The discussion is well written and highlights my concerns such as the heterogeneity in terms of tumors. To expect to do this study with each histology is unrealistic but I think that grouping attempting to make the cohorts more homogenous is worth training. I would suggest to try the model in tumor with high myxoid matrix or in fibrous matrix tumors. I think the issue of segmentation not including the edemaous areas may be relevant in tumors such as myxofibrosarcoma. They point out the issues of grade in different histologies which is a concerning area. It is good that these issues are discussed but by discussing then they do not go away and still affect the quality of the paper.

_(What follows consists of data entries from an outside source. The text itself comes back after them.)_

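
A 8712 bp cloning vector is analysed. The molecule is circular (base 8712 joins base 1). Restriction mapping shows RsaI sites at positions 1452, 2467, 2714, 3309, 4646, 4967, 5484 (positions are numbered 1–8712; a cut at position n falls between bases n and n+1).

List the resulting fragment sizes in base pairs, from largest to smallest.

Circular molecule, 7 cuts → 7 fragments:
  2467 − 1452 = 1015 bp
  2714 − 2467 = 247 bp
  3309 − 2714 = 595 bp
  4646 − 3309 = 1337 bp
  4967 − 4646 = 321 bp
  5484 − 4967 = 517 bp
  wrap: 8712 − 5484 + 1452 = 4680 bp
Sorted largest to smallest: 4680, 1337, 1015, 595, 517, 321, 247 bp.

4680, 1337, 1015, 595, 517, 321, 247 bp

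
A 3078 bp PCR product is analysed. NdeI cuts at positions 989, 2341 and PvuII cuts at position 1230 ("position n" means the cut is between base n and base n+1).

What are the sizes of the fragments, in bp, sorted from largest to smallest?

1111, 989, 737, 241 bp

Combined cut positions (sorted): 989, 1230, 2341.
Linear molecule, 3 cuts → 4 fragments:
  989 − 0 = 989 bp
  1230 − 989 = 241 bp
  2341 − 1230 = 1111 bp
  3078 − 2341 = 737 bp
Sorted largest to smallest: 1111, 989, 737, 241 bp.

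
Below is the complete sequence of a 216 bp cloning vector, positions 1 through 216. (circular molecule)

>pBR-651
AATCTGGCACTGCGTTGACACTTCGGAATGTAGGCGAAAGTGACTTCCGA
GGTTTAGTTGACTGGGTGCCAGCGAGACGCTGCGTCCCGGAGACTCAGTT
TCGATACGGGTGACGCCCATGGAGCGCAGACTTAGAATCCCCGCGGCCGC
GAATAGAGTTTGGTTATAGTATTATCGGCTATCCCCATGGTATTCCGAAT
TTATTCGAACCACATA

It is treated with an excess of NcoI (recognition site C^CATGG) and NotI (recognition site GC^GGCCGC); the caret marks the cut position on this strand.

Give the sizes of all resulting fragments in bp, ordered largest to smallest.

148, 41, 27 bp

NcoI sites (CCATGG) start at positions 117, 185.
NcoI cuts after the first base of each site, so after positions 117, 185.
The NotI site (GCGGCCGC) starts at position 143.
NotI cuts after base 2 of each site, so after position 144.
Combined cut positions: 117, 144, 185.
Circular molecule, 3 cuts → 3 fragments:
  118–144 → 27 bp
  145–185 → 41 bp
  186–216 then 1–117 → 31 + 117 = 148 bp
Sorted largest to smallest: 148, 41, 27 bp.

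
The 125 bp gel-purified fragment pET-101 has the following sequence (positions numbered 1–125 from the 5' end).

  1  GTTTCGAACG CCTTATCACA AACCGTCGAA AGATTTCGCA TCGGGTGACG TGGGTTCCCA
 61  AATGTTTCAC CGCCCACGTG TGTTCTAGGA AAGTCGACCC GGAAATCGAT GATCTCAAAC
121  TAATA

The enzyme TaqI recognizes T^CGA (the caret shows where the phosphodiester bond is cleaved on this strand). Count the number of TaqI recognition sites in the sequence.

TCGA occurs starting at positions 4, 26, 94, 106.
TaqI cuts at 4 sites.

4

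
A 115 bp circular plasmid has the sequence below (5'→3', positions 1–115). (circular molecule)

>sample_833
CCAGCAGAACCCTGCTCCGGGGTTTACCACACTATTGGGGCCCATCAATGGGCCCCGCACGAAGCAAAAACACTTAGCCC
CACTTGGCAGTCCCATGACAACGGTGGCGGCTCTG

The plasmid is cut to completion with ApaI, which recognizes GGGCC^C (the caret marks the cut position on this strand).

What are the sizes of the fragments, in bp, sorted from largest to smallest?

103, 12 bp

ApaI sites (GGGCCC) start at positions 38, 50.
ApaI cuts after base 5 of each site (before the last base), so after positions 42, 54.
Circular molecule, 2 cuts → 2 fragments:
  43–54 → 12 bp
  55–115 then 1–42 → 61 + 42 = 103 bp
Sorted largest to smallest: 103, 12 bp.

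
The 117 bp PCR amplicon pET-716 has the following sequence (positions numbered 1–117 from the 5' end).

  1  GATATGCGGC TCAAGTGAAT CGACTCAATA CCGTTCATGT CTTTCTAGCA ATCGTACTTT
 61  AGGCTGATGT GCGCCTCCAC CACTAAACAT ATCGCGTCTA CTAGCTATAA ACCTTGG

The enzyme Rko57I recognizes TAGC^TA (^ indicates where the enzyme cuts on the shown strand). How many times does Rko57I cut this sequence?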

This is an interesting concept and I like that it generalizable but more uniformity should be attempted to improve performance and clinical relevance.
I recommend publication with some modifications
Author Response
Please see the attachment
Author Response File: 
Author Response.docx
Reviewer 2 Report
A DL-based approach for STS grading is novel and clinically relevant. But, there are 2 major questions that need to be addressed.
- The patient demographics need to be clarified.
1) The huge difference in % of low grade tumors between the 2 cohorts need to be clarified.
2) In Table 1 UW cohort, the numbers don’t match (grade 1s (n=23) vs. AJCC IA 3+ IB 14 (n=17))
3) Table S1 is not available for review.
- The baseline models are not adequately built.
1) I am not sure how the authors utilized 4 parameters (T-stage, N-stage, M-stage, Age) to examine “clinical” baseline model.
2) By intuition, “clinical model” should perform better than “tumor volume model”, as N-stage and M-stage is obviously associated with aggressive biology, thus higher grades (Figs 2 and 3).
Author Response
Please see the attachment
Author Response File: Author Response.docx
Round 2
Reviewer 1 Report
The authors have addressed the points raised during the revision process. The authors have provided sound responses. I recommend the manuscript to be published in its current form.